In total, I received research grants amounting to 1,038,847 euros (my own share in each case).
Summary of some current projects
Time-series analysis of historical maps
German government funding (Federal Agency for Cartography and Geodesy)
A collaborative project in the overarching research topic "Geo meets Data Science and Fusion".
The project's main objective is the time series analysis of historical maps. To this end, a few processes will be selected as examples and examined in more detail in a dedicated work package. First, the temporal evolution of land cover or land use is analysed using classification approaches based on artificial intelligence (AI). Second, statistical modelling approaches are considered to gain insights into the development over time in different areas, e.g., urbanisation (How does the settlement area increase over time? Which factors influence urbanisation? To which extent can urbanisation be forecasted if the process will continue as before?), structural changes in agriculture (Are there patterns in the change of agricultural use, e.g. in the ratio of arable land to pasture land or land not used for agriculture?), temporal change in forest cover (How is the forested area changing? Where is forest damage likely to occur in future?), coast (How has the coastline or the structure of land use near the coast changed during the observation period? Temporal development of floodplains e.g. along river courses that have been regulated in the course of the observation period?).
Statistical estimation of high-dimensional, spatial dependency structures using machine learning methods
Funded by: German research foundation (DFG)
The project deals with an important, fundamental problem of spatial and spatiotemporal statistics – the full estimation of the underlying spatial dependence structure. For these models, the focus has so far been on processes showing a dependence in the conditional means. That is, the mean of a realization of the random process at a particular measurement point depends on the adjacent observations. This finding goes back to Tobler’s first law of Geography. The surrounding observations are defined on the basis of their geographical proximity, although this does not necessarily lead to a dependence of the observations of the random variables, i.e. the covariances.
Various application examples will be used to demonstrate how the estimated parameters can be interpreted. Here, the focus will be on natural processes in the environment, such as air pollution or particulate matter. Using freely available sensor data, the results can be used, for example, to obtain local predictions of fine dust pollution in an urban area, which can then be used for optimal routing with respect to air quality.
AGRIMONIA - Agricultural Impact on Italian Air
Funded by: Fondazione Cariplo
Recently, various research has analysed the impact of agriculture and livestock farming on air quality that link emissions to concentrations. Using statistical modelling and machine learning, our project intends to evaluate the impact of agriculture on PM2.5 on a local scale. It allows the decision-maker to understand the local impact on the air quality of a certain local reduction of emissions. Hence, it can help them in localising and prioritising the interventions.

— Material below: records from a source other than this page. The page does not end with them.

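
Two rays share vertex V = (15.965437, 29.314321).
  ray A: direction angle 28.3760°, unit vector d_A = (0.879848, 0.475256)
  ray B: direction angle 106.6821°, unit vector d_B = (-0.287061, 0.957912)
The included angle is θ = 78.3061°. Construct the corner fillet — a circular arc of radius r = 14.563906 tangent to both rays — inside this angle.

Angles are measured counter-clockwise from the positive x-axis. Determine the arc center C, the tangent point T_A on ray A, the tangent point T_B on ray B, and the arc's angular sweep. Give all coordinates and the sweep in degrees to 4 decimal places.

center=(24.7817,50.6292) T_A=(31.7033,37.8152) T_B=(10.8308,46.4485) sweep=101.6939

bisector direction at 67.5291° = (0.382215,0.924073)
center distance |VC| = r/sin(θ/2) = 14.563906/sin(39.1531°) = 23.066270
C = V + |VC|·bis = (24.7817,50.6292)
T_A = V + ((C−V)·d_A)·d_A = V + 17.8870·d_A = (31.7033,37.8152)
T_B = V + ((C−V)·d_B)·d_B = V + 17.8870·d_B = (10.8308,46.4485)
sweep = 180° − θ = 101.6939°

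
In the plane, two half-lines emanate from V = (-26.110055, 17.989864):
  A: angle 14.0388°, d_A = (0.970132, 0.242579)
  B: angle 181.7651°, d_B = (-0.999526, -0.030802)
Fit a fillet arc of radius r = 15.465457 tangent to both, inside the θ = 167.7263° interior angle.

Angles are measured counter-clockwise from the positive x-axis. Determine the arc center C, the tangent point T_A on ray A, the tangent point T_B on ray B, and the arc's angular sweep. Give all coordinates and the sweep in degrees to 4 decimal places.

bisector direction at 97.9019° = (-0.137478,0.990505)
center distance |VC| = r/sin(θ/2) = 15.465457/sin(83.8632°) = 15.554594
C = V + |VC|·bis = (-28.2485,33.3968)
T_A = V + ((C−V)·d_A)·d_A = V + 1.6628·d_A = (-24.4969,18.3932)
T_B = V + ((C−V)·d_B)·d_B = V + 1.6628·d_B = (-27.7721,17.9386)
sweep = 180° − θ = 12.2737°

center=(-28.2485,33.3968) T_A=(-24.4969,18.3932) T_B=(-27.7721,17.9386) sweep=12.2737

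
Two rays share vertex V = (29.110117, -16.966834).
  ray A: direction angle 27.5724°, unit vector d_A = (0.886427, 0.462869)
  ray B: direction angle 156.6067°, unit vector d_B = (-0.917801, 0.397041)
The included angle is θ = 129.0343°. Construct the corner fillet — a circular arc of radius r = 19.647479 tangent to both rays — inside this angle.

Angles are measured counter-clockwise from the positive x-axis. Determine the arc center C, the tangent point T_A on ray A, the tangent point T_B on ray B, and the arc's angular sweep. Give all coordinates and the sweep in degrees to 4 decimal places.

bisector direction at 92.0896° = (-0.036461,0.999335)
center distance |VC| = r/sin(θ/2) = 19.647479/sin(64.5172°) = 21.764896
C = V + |VC|·bis = (28.3165,4.7836)
T_A = V + ((C−V)·d_A)·d_A = V + 9.3641·d_A = (37.4107,-12.6325)
T_B = V + ((C−V)·d_B)·d_B = V + 9.3641·d_B = (20.5157,-13.2489)
sweep = 180° − θ = 50.9657°

center=(28.3165,4.7836) T_A=(37.4107,-12.6325) T_B=(20.5157,-13.2489) sweep=50.9657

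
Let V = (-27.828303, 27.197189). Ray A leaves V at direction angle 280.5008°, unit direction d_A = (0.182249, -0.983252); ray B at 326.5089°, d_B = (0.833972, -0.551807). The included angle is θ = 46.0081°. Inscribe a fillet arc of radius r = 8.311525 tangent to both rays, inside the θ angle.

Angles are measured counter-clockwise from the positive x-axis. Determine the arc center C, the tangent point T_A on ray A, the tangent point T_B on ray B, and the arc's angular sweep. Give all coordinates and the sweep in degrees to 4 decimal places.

bisector direction at 303.5048° = (0.552008,-0.833839)
center distance |VC| = r/sin(θ/2) = 8.311525/sin(23.0040°) = 21.268183
C = V + |VC|·bis = (-16.0881,9.4629)
T_A = V + ((C−V)·d_A)·d_A = V + 19.5769·d_A = (-24.2604,7.9482)
T_B = V + ((C−V)·d_B)·d_B = V + 19.5769·d_B = (-11.5017,16.3945)
sweep = 180° − θ = 133.9919°

center=(-16.0881,9.4629) T_A=(-24.2604,7.9482) T_B=(-11.5017,16.3945) sweep=133.9919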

The project is carried out by an international group of researchers from the Universities of Bergamo, Turin, Milan-Bicocca and Hannover. Link to the official project website (in Italian): here
Spatial and Spatiotemporal GARCH Models
Funded by: German research foundation (DFG)
The project aims to develop new models in spatial statistics, which deal with the analysis of random processes in space. Such processes are essential in empirical research and particularly in econometrics. For instance, spatial statistics covers the analysis of processes on the surface of the Earth or the atmosphere, like air pollutants and particulate matters, regional prices for building land, or the population in municipalities. Observations close together in space are generally more similar than observations that are more distant in space; e.g., if the prices for building land are high in one municipality, then one might expect high prices in the neighbouring municipalities. Spatial autoregressive processes can model this phenomenon.
Besides this spatial dependence of the observed values, an analogue dependence can be observed for the variation of the data and the conditional heteroscedasticity. This project should develop statistical models for data showing this behaviour. In addition, a multivariate spatial ARCH model should be introduced, such that several statistical variables can be modelled simultaneously, like several environmental pollutants and particulate matters.
Detection and Surveillance of Spatial and Spatiotemporal Clusters
Funded by: Viadrina Center B/ORDERS IN MOTION (2017 - 2018)
The project aims to extend the current mathematical and statistical research on spatial clusters, also known as spatial structural breaks (for spatially independent processes, e.g., Kulldorf, Nagarwall (1995), Amin, Hendryx, Shull, Bohnert (2014); for spatially dependent processes, e.g., Otto, Schmid (2016), Garthoff, Otto (2016)), by the temporal surveillance of spatial clusters. In particular, the focus is on non-linear spatial models.